Amar menikahi perempuan Manado, memiliki seorang putri, dan kini tinggal di rumah mertuanya di daerah Karombasan. Adapun Rahim dan Sajjad meninggal pascainsiden bakar diri di Rumah Detensi Imigrasi (Rudenim) Manado pada 2019.
Kini, sudah 23 tahun keluarga Ali hidup di Indonesia sebagai imigran ilegal tanpa dokumen identitas apa pun, yakni 11 tahun di Sumbawa, Nusa Tenggara Barat, dan 13 tahun di Manado. Permohonan suaka mereka kepada UNHCR telah ditolak tiga kali, yaitu pada 2000, 2009, dan 2018 karena dinilai ”tidak kooperatif”.
Akibatnya, mereka tidak mendapatkan status sebagai pengungsi dan tak dapat dipindahkan ke negara ketiga pemberi suaka, termasuk Australia.
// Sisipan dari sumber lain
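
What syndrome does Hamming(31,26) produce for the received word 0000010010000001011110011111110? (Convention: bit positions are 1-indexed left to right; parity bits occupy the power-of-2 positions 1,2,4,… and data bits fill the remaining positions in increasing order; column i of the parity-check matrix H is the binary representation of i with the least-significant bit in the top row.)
Syndrome s = H · r^T (mod 2), r = 0000010010000001011110011111110:
  s[0] = (1010101010101010101010101010101)·(0000010010000001011110011111110) mod 2 = 0+0+0+0+0+0+0+0+1+0+0+0+0+0+0+0+0+0+1+0+1+0+0+0+1+0+1+0+1+0+0 mod 2 = 0
  s[1] = (0110011001100110011001100110011)·(0000010010000001011110011111110) mod 2 = 0+0+0+0+0+1+0+0+0+0+0+0+0+0+0+0+0+1+1+0+0+0+0+0+0+1+1+0+0+1+0 mod 2 = 0
  s[2] = (0001111000011110000111100001111)·(0000010010000001011110011111110) mod 2 = 0+0+0+0+0+1+0+0+0+0+0+0+0+0+0+0+0+0+0+1+1+0+0+0+0+0+0+1+1+1+0 mod 2 = 0
  s[3] = (0000000111111110000000011111111)·(0000010010000001011110011111110) mod 2 = 0+0+0+0+0+0+0+0+1+0+0+0+0+0+0+0+0+0+0+0+0+0+0+1+1+1+1+1+1+1+0 mod 2 = 0
  s[4] = (0000000000000001111111111111111)·(0000010010000001011110011111110) mod 2 = 0+0+0+0+0+0+0+0+0+0+0+0+0+0+0+1+0+1+1+1+1+0+0+1+1+1+1+1+1+1+0 mod 2 = 0
Syndrome = 00000
s = 0: no error detected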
Australia adalah negara tujuan utama mereka ketika kabur dari Kabul, Afghanistan, antara akhir 1999 dan awal 2000. Mereka pun terjebak di Indonesia, negara yang tak menerima pengungsi karena tak meratifikasi Konvensi 1951 tentang Status Pengungsi.
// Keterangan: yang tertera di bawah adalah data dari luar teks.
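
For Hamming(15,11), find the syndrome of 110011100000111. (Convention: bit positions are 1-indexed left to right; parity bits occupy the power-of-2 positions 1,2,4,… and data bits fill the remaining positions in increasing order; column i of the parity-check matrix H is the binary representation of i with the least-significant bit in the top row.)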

Rumah Detensi Imigrasi (Rudenim) Manado, Sulawesi Utara, 7 Maret 2023.
Melalui pernyataan tertulis, Kepala Kantor Wilayah Kementerian Hukum dan Hak Asasi Manusia (Kanwil Kemenkumham) Sulut Ronald Lumbuun menyebut keluarga Ali sebagai immigratoir, atau pelanggar aturan keimigrasian. ”Harus dikenai tindakan administratif keimigrasian berupa detensi (penahanan) dan deportasi sesuai UU Keimigrasian,” katanya.
Kendati demikian, sampai hari ini, Ali dan keluarganya masih berada di Indonesia. ”Sudah ada upaya oleh Divisi Keimigrasian Kanwil Kemenkumham Sulut untuk berkoordinasi dengan pihak Kedutaan Afghanistan di Jakarta terkait dengan penanganan mereka, tetapi proses pemulangan sulit dilakukan karena keadaan politik di sana,” kata Ronald.
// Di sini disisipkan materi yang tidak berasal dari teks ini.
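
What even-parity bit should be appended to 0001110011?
Sum of data bits: 0+0+0+1+1+1+0+0+1+1 = 5.
5 mod 2 = 1, so parity bit = 1.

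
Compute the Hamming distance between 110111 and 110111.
XOR = 000000, count of 1s = 0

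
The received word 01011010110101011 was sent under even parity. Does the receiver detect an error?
Sum of received bits: 0+1+0+1+1+0+1+0+1+1+0+1+0+1+0+1+1 = 10; 10 mod 2 = 0. Result is 0 → no error detected.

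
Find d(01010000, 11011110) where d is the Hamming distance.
XOR = 10001110, count of 1s = 4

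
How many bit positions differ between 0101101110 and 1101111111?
XOR = 1000010001, count of 1s = 3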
Di sisi lain, Ali dan keluarganya tak bisa dinaturalisasi menjadi WNI. UU No 12 Tahun 2006 tentang Kewarganegaraan mengatur pemberian kewarganegaraan hanya dapat diakses oleh mereka yang masuk secara sah ke Indonesia dan memiliki penghasilan tetap. Artinya, mereka harus taat membayar pajak.

Ali (27) memanen selada dari kebun hidroponik di teras rumahnya di Wonasa Kapleng, Manado, Sulawesi Utara, 12 September 2022. Sebagai imigran ilegal yang sudah 23 tahun tinggal di Indonesia, berhidroponik adalah salah satu cara untuk bermata pencarian.
Terdampar
Ali tak ingat banyak tentang Kabul, tempat tinggalnya ketika berusia 3-4 tahun, apalagi Damaskus, kota kelahirannya. Jika menerawang ke masa lampau, ingatan hanya akan membawanya ke sebuah kapal kayu reyot yang terombang-ambing di tengah Samudra Hindia.
”Di kapal itu, kami dijanjikan akan selamat, dibawa ke negara lain (Australia). Lebih kurang 14 hari kami di kapal. Kondisinya kacau karena mesin kapal rusak. Kemudian, malam-malam di tengah laut, tante saya (Aqila) melahirkan adik sepupu saya, Yahya. Setelah itu, lebih kurang tiga hari kami di laut sampai kapal terdampar di Sumbawa,” kata Ali.
Adalah Yaqub dan Rahim, paman dan ayah Ali, yang membawa mereka sekeluarga dalam perjalanan panjang hingga terdampar di Indonesia. Dua kakak beradik itu telah mengungsi sejak 1986 ke Damaskus akibat perang antara Afghanistan dan Uni Soviet, disusul perang antarkelompok Mujahidin yang berlangsung tahun 1978-1996.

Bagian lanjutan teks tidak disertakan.